Can you identify which practices are private equity-backed?
Yes, but with caveats. We identify PE-backed practices by tracking PE deal announcements, portfolio company listings, and parent entity ownership chains. Large platform acquisitions are well-documented and we capture those reliably. Smaller add-on acquisitions are harder to detect because they often aren't publicly announced. Our PE classification covers the majority of large PE-backed platforms in dental, dermatology, ophthalmology, and orthopedics.
What's the difference between a DSO and an MSO in your classification?

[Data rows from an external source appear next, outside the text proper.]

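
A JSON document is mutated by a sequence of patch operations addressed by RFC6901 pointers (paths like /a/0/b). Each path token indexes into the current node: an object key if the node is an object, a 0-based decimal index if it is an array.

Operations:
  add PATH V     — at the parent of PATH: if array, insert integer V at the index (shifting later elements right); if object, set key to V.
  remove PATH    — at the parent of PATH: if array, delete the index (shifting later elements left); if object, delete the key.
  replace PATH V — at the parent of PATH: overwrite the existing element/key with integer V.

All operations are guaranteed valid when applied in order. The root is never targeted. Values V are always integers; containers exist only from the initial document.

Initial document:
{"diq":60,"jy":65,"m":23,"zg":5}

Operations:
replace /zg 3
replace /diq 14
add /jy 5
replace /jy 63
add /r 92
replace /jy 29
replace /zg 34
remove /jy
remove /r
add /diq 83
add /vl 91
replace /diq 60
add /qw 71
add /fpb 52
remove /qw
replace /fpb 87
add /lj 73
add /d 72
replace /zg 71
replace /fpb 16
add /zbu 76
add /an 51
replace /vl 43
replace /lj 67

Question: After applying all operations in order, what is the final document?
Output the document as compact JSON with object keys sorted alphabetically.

Answer: {"an":51,"d":72,"diq":60,"fpb":16,"lj":67,"m":23,"vl":43,"zbu":76,"zg":71}

Derivation:
After op 1 (replace /zg 3): {"diq":60,"jy":65,"m":23,"zg":3}
After op 2 (replace /diq 14): {"diq":14,"jy":65,"m":23,"zg":3}
After op 3 (add /jy 5): {"diq":14,"jy":5,"m":23,"zg":3}
After op 4 (replace /jy 63): {"diq":14,"jy":63,"m":23,"zg":3}
After op 5 (add /r 92): {"diq":14,"jy":63,"m":23,"r":92,"zg":3}
After op 6 (replace /jy 29): {"diq":14,"jy":29,"m":23,"r":92,"zg":3}
After op 7 (replace /zg 34): {"diq":14,"jy":29,"m":23,"r":92,"zg":34}
After op 8 (remove /jy): {"diq":14,"m":23,"r":92,"zg":34}
After op 9 (remove /r): {"diq":14,"m":23,"zg":34}
After op 10 (add /diq 83): {"diq":83,"m":23,"zg":34}
After op 11 (add /vl 91): {"diq":83,"m":23,"vl":91,"zg":34}
After op 12 (replace /diq 60): {"diq":60,"m":23,"vl":91,"zg":34}
After op 13 (add /qw 71): {"diq":60,"m":23,"qw":71,"vl":91,"zg":34}
After op 14 (add /fpb 52): {"diq":60,"fpb":52,"m":23,"qw":71,"vl":91,"zg":34}
After op 15 (remove /qw): {"diq":60,"fpb":52,"m":23,"vl":91,"zg":34}
After op 16 (replace /fpb 87): {"diq":60,"fpb":87,"m":23,"vl":91,"zg":34}
After op 17 (add /lj 73): {"diq":60,"fpb":87,"lj":73,"m":23,"vl":91,"zg":34}
After op 18 (add /d 72): {"d":72,"diq":60,"fpb":87,"lj":73,"m":23,"vl":91,"zg":34}
After op 19 (replace /zg 71): {"d":72,"diq":60,"fpb":87,"lj":73,"m":23,"vl":91,"zg":71}
After op 20 (replace /fpb 16): {"d":72,"diq":60,"fpb":16,"lj":73,"m":23,"vl":91,"zg":71}
After op 21 (add /zbu 76): {"d":72,"diq":60,"fpb":16,"lj":73,"m":23,"vl":91,"zbu":76,"zg":71}
After op 22 (add /an 51): {"an":51,"d":72,"diq":60,"fpb":16,"lj":73,"m":23,"vl":91,"zbu":76,"zg":71}
After op 23 (replace /vl 43): {"an":51,"d":72,"diq":60,"fpb":16,"lj":73,"m":23,"vl":43,"zbu":76,"zg":71}
After op 24 (replace /lj 67): {"an":51,"d":72,"diq":60,"fpb":16,"lj":67,"m":23,"vl":43,"zbu":76,"zg":71}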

A dental service organization (DSO) typically owns the non-clinical assets and employs the administrative staff of dental practices. A management services organization (MSO) provides similar administrative services to medical practices. In our classification, DSO is used for dental-specific roll-ups and MSO for medical practice management entities. Both indicate centralized procurement and decision-making.
How often does ownership classification change?
Ownership changes happen constantly through acquisitions, mergers, and divestitures. We scan for ownership changes quarterly through PE deal monitoring, news alerts, and business registration updates. The pace of PE-backed consolidation in healthcare means that practices we classified as independent six months ago may now be part of a platform. Quarterly updates catch most transitions, but there's always a lag.